First, we label a few points: $[asy] draw((0,0)--(12,9)--(24,0)--cycle); draw((12,9)--(12,0), dashed); draw((11.5,0)--(11.5,0.5)--(12,0.5)); draw(circle((12,4),4)); draw((12,4)--(48/5, 36/5)); dot((12,4)); label("15", (6,9/2),NW); label("15", (18,9/2),NE); label("r",(54/5, 28/5), SW); label("12", (6,-1),S); label("I",(12,4),SE); label("A",(0,0),SW); label("B",(12,9),N); label("C",(24,0),SE); label("D",(12,-1/2),S); label("E",(48/5, 36/5),NW); [/asy]$

We have that $\triangle{BDC}$ is a $3-4-5$ triangle, so, as in Solution 1, $BD = 9$. From this, we know that $\overline{BI}=9-r$. Since $AB$ is tangent to circle $I$, we also know $IEB$ is a right triangle. $\triangle{BIE}$ and $\triangle{BDA}$ share angle $DBA$, so $\triangle{BIE} \sim \triangle{BDA}$ since they have two equal angles. Hence, by this similarity, $\dfrac{9-r}{5}=\dfrac{r}{4}$. Cross-multiplying, we get $36-4r =5r$, which gives $r=4$. We now take another cross section of the sphere, perpendicular to the plane of the triangle.

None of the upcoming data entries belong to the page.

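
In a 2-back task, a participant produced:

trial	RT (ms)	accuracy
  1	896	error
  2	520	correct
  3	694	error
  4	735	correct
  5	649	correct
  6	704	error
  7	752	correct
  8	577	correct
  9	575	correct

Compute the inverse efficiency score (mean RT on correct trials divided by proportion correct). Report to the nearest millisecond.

Correct trials (n=6): 520, 735, 649, 752, 577, 575
Mean correct RT = 3808/6 = 634.6667 ms
Proportion correct = 6/9
IES = 634.6667 / (6/9) = 952.000 ms

952 ms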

$[asy] draw(circle((6,6),6)); draw((6,6)--(1.75735931,1.75735931)--(6,1.75735931)--cycle); dot((6,6)); dot((1.75735931,1.75735931)); dot((6,1.75735931)); label("O", (6,6),N); label("6", (3.87867965,3.87867965),NW); label("4", (3.87867965,1.75735931),SE); [/asy]$

Using the Pythagorean Theorem, we find that the distance from the center to the plane is $\boxed{\textbf {(D) } 2 \sqrt{5}}$.